CoreStates Financial Corp. chairman Terrence A. Larsen insisted Monday that there is still room for banks like his to survive below the top tier of megabanks.
"People see the future of banking and predict six to 12 big banks and a handful of small boutiques, but I think the future of banking is a lot more complex," Mr. Larsen said.
He said he envisions a "pluralistic" banking world that includes alternatives to the giants offering one-stop convenience across multiple regions.
Mr. Larsen's remarks, in an address at the Bank Administration Institute's annual asset/liability and treasury management conference, came at a time when Philadelphia-based CoreStates is under considerable pressure to define its future. To some shareholders, the best course would be to sell.

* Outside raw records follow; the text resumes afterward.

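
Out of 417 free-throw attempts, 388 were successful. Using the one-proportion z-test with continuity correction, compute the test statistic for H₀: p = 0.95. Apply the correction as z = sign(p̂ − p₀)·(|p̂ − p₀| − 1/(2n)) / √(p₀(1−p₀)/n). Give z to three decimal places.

Sample proportion p̂ = 388/417 = 0.93046. p̂ − p₀ = -0.019544.
1/(2n) = 0.001199.
Corrected numerator: |-0.019544| − 0.001199 = 0.018345.
SE₀ = √(0.95·0.05/417) = 0.010673.
z = −0.018345/0.010673 = -1.719.

z = -1.719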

CoreStates has seriously considered four offers from companies in the past year alone, according to a bank official. Recently it rebuffed one, said to be worth $88 a share, from Mellon Bank Corp. It also reportedly broke off talks with First Union Corp.

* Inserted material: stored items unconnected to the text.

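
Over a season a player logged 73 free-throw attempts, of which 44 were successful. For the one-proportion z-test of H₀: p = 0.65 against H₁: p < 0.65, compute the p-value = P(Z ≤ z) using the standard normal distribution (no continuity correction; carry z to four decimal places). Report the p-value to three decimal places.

With x = 44 successes in n = 73, p̂ = 0.60274.
Null standard error: √(0.65·0.35/73) = √0.003116438 = 0.055825.
z = (p̂ − p₀)/SE = (44/73 − 0.65)/0.055825 ≈ -0.8466.
From the standard normal, P(Z ≤ z) = 0.199.

p-value = 0.199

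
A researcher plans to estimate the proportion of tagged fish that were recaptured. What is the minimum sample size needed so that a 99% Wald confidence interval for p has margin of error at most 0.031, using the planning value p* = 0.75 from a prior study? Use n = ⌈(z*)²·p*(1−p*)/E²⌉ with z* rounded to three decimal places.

z* = 2.576 at the 99% level.
p*(1−p*) = 0.1875.
Required n before rounding: 6.635776 × 0.1875 / 0.031² = 1294.701.
⌈1294.701⌉ = 1295.

n = 1295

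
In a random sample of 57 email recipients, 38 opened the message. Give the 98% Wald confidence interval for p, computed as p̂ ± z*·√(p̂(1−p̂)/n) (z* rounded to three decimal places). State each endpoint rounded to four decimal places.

With x = 38 successes in n = 57, p̂ = 0.66667.
Standard error of p̂: √(0.222222/57) = √0.003898635 = 0.062439.
z* = 2.326 at the 98% level.
Margin = 2.326·0.062439 = 0.14523.
CI: 0.66667 ± 0.14523 = (0.5214, 0.8119).

(0.5214, 0.8119)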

With Mr. Larsen strongly advocating independence, CoreStates has hired Credit Suisse First Boston and J.P. Morgan & Co. to advise on its future.
In its zeal to pursue deals, Wall Street is failing to recognize that not all banks operate in the same way, Mr. Larsen said.

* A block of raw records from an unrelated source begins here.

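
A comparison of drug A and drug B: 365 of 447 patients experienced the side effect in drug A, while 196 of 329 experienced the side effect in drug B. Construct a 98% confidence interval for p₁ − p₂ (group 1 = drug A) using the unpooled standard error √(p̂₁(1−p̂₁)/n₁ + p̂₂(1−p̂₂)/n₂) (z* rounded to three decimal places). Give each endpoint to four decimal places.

p̂₁ = 365/447 = 0.81655, p̂₂ = 196/329 = 0.59574; p̂₁ − p̂₂ = 0.22081.
SE = √(0.000335107 + 0.000732015) = √0.001067122 = 0.032667.
For 98% confidence, z* = 2.326. Margin = 2.326·0.032667 = 0.07598.
Interval: 0.22081 ± 0.07598 → (0.1448, 0.2968).

(0.1448, 0.2968)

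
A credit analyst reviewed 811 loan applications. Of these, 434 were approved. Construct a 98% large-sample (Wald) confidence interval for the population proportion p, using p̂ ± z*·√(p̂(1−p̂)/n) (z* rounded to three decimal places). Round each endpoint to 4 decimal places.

(0.4944, 0.5759)

Sample proportion p̂ = 434/811 = 0.53514.
Standard error of p̂: √(0.248765/811) = √0.000306739 = 0.017514.
For 98% confidence, z* = 2.326.
Margin = 2.326·0.017514 = 0.04074.
CI: 0.53514 ± 0.04074 = (0.4944, 0.5759).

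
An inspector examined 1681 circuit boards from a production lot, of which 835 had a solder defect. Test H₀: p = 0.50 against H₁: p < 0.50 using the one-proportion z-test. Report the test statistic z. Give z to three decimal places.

The sample proportion is 835/1681 = 0.49673.
SE₀ = √(0.50·0.50/1681) = 0.012195.
z = (0.49673 − 0.50)/0.012195 = -0.00327/0.012195 = -0.268.

z = -0.268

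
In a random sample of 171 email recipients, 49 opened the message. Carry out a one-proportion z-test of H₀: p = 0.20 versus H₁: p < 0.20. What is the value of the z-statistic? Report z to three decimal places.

The sample proportion is 49/171 = 0.28655.
SE₀ = √(0.20·0.80/171) = 0.030589.
Test statistic: z = 0.08655/0.030589 = 2.829.

z = 2.829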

Some banks will resemble securities firms, while others will become known for expertise in areas such as lending.
"There is no one business philosophy that works for everyone," Mr. Larsen said. He said many banks may be focusing on expanding geographically at the expense of customer service.
He was not specific about the organization he ultimately wants to create at CoreStates, but he underlined the importance of customer service, assembling a strong staff, and building shareholder value.
Mr. Larsen touted CoreStates' strong, risk-averse balance sheet, pointing out that the bank's return on equity is the best among the 25 largest banks.
But banking is not just a numbers game, Mr. Larsen said. It is important to have a culture that encourages employees to make decisions without having to worry about being second-guessed by higher-ups.
He said the key to survival for banks in CoreStates' size range-it has $47 billion of assets-is to regain the market share they have lost over the years.
In conversation after his speech, Mr. Larsen gave few details on how CoreStates intends to regain its share. He said CoreStates is unlikely to buy a securities firm because it prefers to build from within. He also hinted that the bank is developing an "insurance initiative."
To survive as an independent, the company must over time increase earnings at or above the industry average. "There is no need to do it every quarter," he said, because such aggressive tactics can lead to trouble.
Mr. Larsen declined to say how much time he has to prove that "pluralistic banking" will work in CoreStates' favor, given Wall Street demands for instant earnings gratification. But he acknowledged that the time line "is getting faster."